Rachel watched her as she left the church after the service. Saw how she stood apart from the other mourners. On her own, running her thin fingers absent-mindedly through her hair. Jack Donnelly
was the only person who spoke to her. He took her aside, his hand under her elbow. He looked as if he was asking her questions. She responded with nods and shakes of her head, her hands moving
expressively. Rachel remembered the postcards that she had sent to Judith in prison. Regularly, once a week. Watercolours of flowers and birds. Detailed, beautiful. Her name was in small print at
the bottom. She was an artist, Judith said. She worked in a nature reserve. It was like something out of a fairy story. A cottage in the woods.
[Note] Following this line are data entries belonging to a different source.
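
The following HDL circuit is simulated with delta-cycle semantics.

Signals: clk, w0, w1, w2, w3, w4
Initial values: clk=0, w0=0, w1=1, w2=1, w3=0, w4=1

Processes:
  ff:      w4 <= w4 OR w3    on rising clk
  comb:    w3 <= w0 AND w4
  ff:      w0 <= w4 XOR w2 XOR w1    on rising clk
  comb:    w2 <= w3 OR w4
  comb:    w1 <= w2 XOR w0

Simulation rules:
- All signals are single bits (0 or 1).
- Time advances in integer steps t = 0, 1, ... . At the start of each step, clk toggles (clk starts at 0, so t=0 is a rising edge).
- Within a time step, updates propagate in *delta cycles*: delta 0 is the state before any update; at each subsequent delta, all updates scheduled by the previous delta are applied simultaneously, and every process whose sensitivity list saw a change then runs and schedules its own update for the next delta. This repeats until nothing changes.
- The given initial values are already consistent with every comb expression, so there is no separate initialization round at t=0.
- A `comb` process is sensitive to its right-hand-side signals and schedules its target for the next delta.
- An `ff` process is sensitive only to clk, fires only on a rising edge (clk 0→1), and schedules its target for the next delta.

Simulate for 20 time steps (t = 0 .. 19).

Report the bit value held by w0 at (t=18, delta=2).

t0.Δ0 w3=0 w0=0 w1=1 clk=0 w2=1 w4=1
t0.Δ1 w3=0 w0=0 w1=1 clk=1 w2=1 w4=1
t0.Δ2 w3=0 w0=1 w1=1 clk=1 w2=1 w4=1
t0.Δ3 w3=1 w0=1 w1=0 clk=1 w2=1 w4=1
t1.Δ0 w3=1 w0=1 w1=0 clk=1 w2=1 w4=1
t1.Δ1 w3=1 w0=1 w1=0 clk=0 w2=1 w4=1
t2.Δ0 w3=1 w0=1 w1=0 clk=0 w2=1 w4=1
t2.Δ1 w3=1 w0=1 w1=0 clk=1 w2=1 w4=1
t2.Δ2 w3=1 w0=0 w1=0 clk=1 w2=1 w4=1
t2.Δ3 w3=0 w0=0 w1=1 clk=1 w2=1 w4=1
t3.Δ0 w3=0 w0=0 w1=1 clk=1 w2=1 w4=1
t3.Δ1 w3=0 w0=0 w1=1 clk=0 w2=1 w4=1
t4.Δ0 w3=0 w0=0 w1=1 clk=0 w2=1 w4=1
t4.Δ1 w3=0 w0=0 w1=1 clk=1 w2=1 w4=1
t4.Δ2 w3=0 w0=1 w1=1 clk=1 w2=1 w4=1
t4.Δ3 w3=1 w0=1 w1=0 clk=1 w2=1 w4=1
t5.Δ0 w3=1 w0=1 w1=0 clk=1 w2=1 w4=1
t5.Δ1 w3=1 w0=1 w1=0 clk=0 w2=1 w4=1
t6.Δ0 w3=1 w0=1 w1=0 clk=0 w2=1 w4=1
t6.Δ1 w3=1 w0=1 w1=0 clk=1 w2=1 w4=1
t6.Δ2 w3=1 w0=0 w1=0 clk=1 w2=1 w4=1
t6.Δ3 w3=0 w0=0 w1=1 clk=1 w2=1 w4=1
t7.Δ0 w3=0 w0=0 w1=1 clk=1 w2=1 w4=1
t7.Δ1 w3=0 w0=0 w1=1 clk=0 w2=1 w4=1
t8.Δ0 w3=0 w0=0 w1=1 clk=0 w2=1 w4=1
t8.Δ1 w3=0 w0=0 w1=1 clk=1 w2=1 w4=1
t8.Δ2 w3=0 w0=1 w1=1 clk=1 w2=1 w4=1
t8.Δ3 w3=1 w0=1 w1=0 clk=1 w2=1 w4=1
t9.Δ0 w3=1 w0=1 w1=0 clk=1 w2=1 w4=1
t9.Δ1 w3=1 w0=1 w1=0 clk=0 w2=1 w4=1
t10.Δ0 w3=1 w0=1 w1=0 clk=0 w2=1 w4=1
t10.Δ1 w3=1 w0=1 w1=0 clk=1 w2=1 w4=1
t10.Δ2 w3=1 w0=0 w1=0 clk=1 w2=1 w4=1
t10.Δ3 w3=0 w0=0 w1=1 clk=1 w2=1 w4=1
t11.Δ0 w3=0 w0=0 w1=1 clk=1 w2=1 w4=1
t11.Δ1 w3=0 w0=0 w1=1 clk=0 w2=1 w4=1
t12.Δ0 w3=0 w0=0 w1=1 clk=0 w2=1 w4=1
t12.Δ1 w3=0 w0=0 w1=1 clk=1 w2=1 w4=1
t12.Δ2 w3=0 w0=1 w1=1 clk=1 w2=1 w4=1
t12.Δ3 w3=1 w0=1 w1=0 clk=1 w2=1 w4=1
t13.Δ0 w3=1 w0=1 w1=0 clk=1 w2=1 w4=1
t13.Δ1 w3=1 w0=1 w1=0 clk=0 w2=1 w4=1
t14.Δ0 w3=1 w0=1 w1=0 clk=0 w2=1 w4=1
t14.Δ1 w3=1 w0=1 w1=0 clk=1 w2=1 w4=1
t14.Δ2 w3=1 w0=0 w1=0 clk=1 w2=1 w4=1
t14.Δ3 w3=0 w0=0 w1=1 clk=1 w2=1 w4=1
t15.Δ0 w3=0 w0=0 w1=1 clk=1 w2=1 w4=1
t15.Δ1 w3=0 w0=0 w1=1 clk=0 w2=1 w4=1
t16.Δ0 w3=0 w0=0 w1=1 clk=0 w2=1 w4=1
t16.Δ1 w3=0 w0=0 w1=1 clk=1 w2=1 w4=1
t16.Δ2 w3=0 w0=1 w1=1 clk=1 w2=1 w4=1
t16.Δ3 w3=1 w0=1 w1=0 clk=1 w2=1 w4=1
t17.Δ0 w3=1 w0=1 w1=0 clk=1 w2=1 w4=1
t17.Δ1 w3=1 w0=1 w1=0 clk=0 w2=1 w4=1
t18.Δ0 w3=1 w0=1 w1=0 clk=0 w2=1 w4=1
t18.Δ1 w3=1 w0=1 w1=0 clk=1 w2=1 w4=1
t18.Δ2 w3=1 w0=0 w1=0 clk=1 w2=1 w4=1
t18.Δ3 w3=0 w0=0 w1=1 clk=1 w2=1 w4=1
t19.Δ0 w3=0 w0=0 w1=1 clk=1 w2=1 w4=1
t19.Δ1 w3=0 w0=0 w1=1 clk=0 w2=1 w4=1

0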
‘Or that’s how it seemed to us at the time. Stephen and I were Hansel and Gretel in the gingerbread house.’

She had torn a piece off the edge of the card and twisted it into a tube to fit into the end of the joint she was rolling. She lit it and inhaled. The smoke came out of her mouth in a gasp of
breath. Then there was silence.

‘She wants me to go and visit her when I get out.’

Judith passed over the joint. Rachel took it from her.

‘And will you?’ she asked.

‘Do I have anything to say to her, after so long?’

Rachel waited until Donnelly had moved away and Elizabeth Hill was once again on her own. She walked towards her and held out her hand. Elizabeth looked at her, recognition in her eyes.

‘You’re the woman in the photograph, aren’t you?’

Rachel nodded.

‘You were her friend, weren’t you?’

Rachel nodded again, unable to speak.

‘Thank you, thank you for all you did for her. She wrote to me about you. She told me all about you, and she told me how much she loved you.’

Elizabeth’s grip was firm, her hand warm. She put her arm around Rachel’s shoulder. She kissed her cheek.

‘Be strong,’ she whispered in her ear. ‘Be strong for me and for Judith.’

Rachel looked at her watch. It was two o’clock. At this time yesterday Judith had been cremated. Her battered, beaten body transformed now into a pile of ash. Jack
Donnelly had asked her who would have wanted to hurt Judith in that way. She didn’t know what to say.

‘It was deliberate,’ he said, ‘not an act of passion or anger. Her injuries were designed to be agonizing. So who hated her enough to want to do it? Or was it the case that
someone wanted to make an example of her? Was that it?’

She couldn’t answer him. She wouldn’t answer him. Even when he threatened that he would make sure that she was back inside in a matter of days if she didn’t tell him. But she
just shook her head dumbly and tried to shut out the pain and keep the tears from spilling over and showing her weakness. They spilled over now and ran down her face behind her glasses. She closed
her eyes, squeezing them tightly together.